O surgimento do precatório judicial advém de uma carta “precatória de vênia”. Um juiz de Direito que dirimia conflito entre um particular e a Câmara Municipal, elaborou esta carta visando à permissão do presidente da Câmara – inicia-se a incorporação do princípio da indisponibilidade dos bens públicos[3] - para retirar o valor da condenação dos cofres públicos. Infelizmente não obteve sucesso - origem da falta de compromisso no cumprimento das decisões judiciais -, mas ainda insatisfeito solicitou ao Governo que ordenasse ao Presidente da Câmara a facilitar a penhora. Para José Otavío de Vianna Vaz, esposado em Antônio Alvares da Silva, “a ‘precatória de vênia’, que, em um primeiro momento, significava a necessidade de licença para se proceder à penhora, passou a significar - para a proteção dos bens públicos – a impossibilidade de penhora, transformando-se, posteriormente, no precatório”.

Calote público institucionalizado[4]. Assim tem sido encarado o precatório judicial pelos interessados no assunto, sobretudo pela iminência de aprovação da 3ª moratória do poder público: a PEC 12/2006. O sistema de pagamento de condenações do poder público tem um longo histórico, tendo como marco a sua elevação a nível constitucional com a Constituição Federal de 16 de julho 1934.

A inclusão do instituto nas Constituições de 1934, 1937, 1946, 1967 e, por fim, 1988, possibilitaram sua significativa evolução legal como, por exemplo, a inclusão de verba orçamentária com destinação específica para o pagamento das requisições e a criação da ordem cronológica de apresentação dos precatórios para pagamento. No entanto, o Projeto de Emenda Constitucional 12/06 – vulgo “PEC do calote” - propõe o fim das garantias constitucionais do credor público ao pagamento de suas condenações e, literalmente, o não pagamento dos valores integrais destas. "Um calote ao cidadão e desrespeito às sentenças e à autoridade judicial", assim entende Miguel Cançado, Presidente da OAB – secção Goiás, ser o que este projeto propõe[5].

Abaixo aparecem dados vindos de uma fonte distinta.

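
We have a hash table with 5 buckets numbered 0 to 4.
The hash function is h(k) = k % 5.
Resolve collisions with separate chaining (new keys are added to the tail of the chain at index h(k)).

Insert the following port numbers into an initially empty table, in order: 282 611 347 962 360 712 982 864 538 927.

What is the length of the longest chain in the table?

6

Insert 282: h=2, bucket 2 empty -> new chain.
Insert 611: h=1, bucket 1 empty -> new chain.
Insert 347: h=2, bucket 2 nonempty -> append to chain.
Insert 962: h=2, bucket 2 nonempty -> append to chain.
Insert 360: h=0, bucket 0 empty -> new chain.
Insert 712: h=2, bucket 2 nonempty -> append to chain.
Insert 982: h=2, bucket 2 nonempty -> append to chain.
Insert 864: h=4, bucket 4 empty -> new chain.
Insert 538: h=3, bucket 3 empty -> new chain.
Insert 927: h=2, bucket 2 nonempty -> append to chain.
Final buckets:
0: 360
1: 611
2: 282 -> 347 -> 962 -> 712 -> 982 -> 927
3: 538
4: 864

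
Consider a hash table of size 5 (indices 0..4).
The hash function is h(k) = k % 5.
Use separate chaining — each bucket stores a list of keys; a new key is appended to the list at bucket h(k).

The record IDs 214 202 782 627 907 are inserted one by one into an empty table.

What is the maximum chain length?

214 -> bucket 4
202 -> bucket 2
782 -> bucket 2 (collision)
627 -> bucket 2 (collision)
907 -> bucket 2 (collision)
Final buckets:
0: -
1: -
2: 202 -> 782 -> 627 -> 907
3: -
4: 214

4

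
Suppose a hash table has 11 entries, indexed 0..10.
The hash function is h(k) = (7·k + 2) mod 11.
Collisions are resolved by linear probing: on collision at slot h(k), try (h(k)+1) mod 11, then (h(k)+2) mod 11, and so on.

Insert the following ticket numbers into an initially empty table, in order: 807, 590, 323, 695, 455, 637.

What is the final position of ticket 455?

807: h=8 → slot 8
590: h=7 → slot 7
323: h=8, probe 8,9 → slot 9
695: h=5 → slot 5
455: h=8, probe 8,9,10 → slot 10
637: h=6 → slot 6
Table: [., ., ., ., ., 695, 637, 590, 807, 323, 455]

10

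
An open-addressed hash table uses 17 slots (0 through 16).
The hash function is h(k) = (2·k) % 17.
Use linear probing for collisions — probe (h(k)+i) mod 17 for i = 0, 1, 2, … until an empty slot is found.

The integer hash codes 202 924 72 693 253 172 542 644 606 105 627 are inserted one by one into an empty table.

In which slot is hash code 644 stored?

16

202 hashes to 13; slot 13 is free → place at 13.
924 hashes to 12; slot 12 is free → place at 12.
72 hashes to 8; slot 8 is free → place at 8.
693 hashes to 9; slot 9 is free → place at 9.
253 hashes to 13; 13 taken → place at 14.
172 hashes to 4; slot 4 is free → place at 4.
542 hashes to 13; 13,14 taken → place at 15.
644 hashes to 13; 13,14,15 taken → place at 16.
606 hashes to 5; slot 5 is free → place at 5.
105 hashes to 6; slot 6 is free → place at 6.
627 hashes to 13; 13,14,15,16 taken → place at 0.
Table: [627, ., ., ., 172, 606, 105, ., 72, 693, ., ., 924, 202, 253, 542, 644]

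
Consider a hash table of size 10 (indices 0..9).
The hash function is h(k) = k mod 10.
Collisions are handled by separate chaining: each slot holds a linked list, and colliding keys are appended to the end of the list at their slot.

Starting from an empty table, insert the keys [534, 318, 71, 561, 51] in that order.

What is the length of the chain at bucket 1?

Insert 534: h=4, bucket 4 empty -> new chain.
Insert 318: h=8, bucket 8 empty -> new chain.
Insert 71: h=1, bucket 1 empty -> new chain.
Insert 561: h=1, bucket 1 nonempty -> append to chain.
Insert 51: h=1, bucket 1 nonempty -> append to chain.
Final buckets:
0: .
1: 71 -> 561 -> 51
2: .
3: .
4: 534
5: .
6: .
7: .
8: 318
9: .

3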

Tamanha a inescrupulosidade da proposta, vale tecer alguns comentários às principais modificações[6] à sistemática de quitação das requisições:

1.Pagamento dos precatórios após prévia compensação com débitos do credor, inscritos na dívida ativa (art. 1º).

2.Pagamento de precatórios na base de 3% de despesa primária líquida do ano anterior para União e Estados, e de 1,5% para os Municípios (art. 2º).

2.1. Desses 3%, 70% serão destinados a pagamentos de credores habilitados em leilão, privilegiando aqueles que oferecerem deságios maiores.

2.2. Os restantes 30% serão destinados aos credores não habilitados no leilão, que serão pagos na ordem crescente de valores dos precatórios: quanto menor o valor, mais cedo receberá o credor.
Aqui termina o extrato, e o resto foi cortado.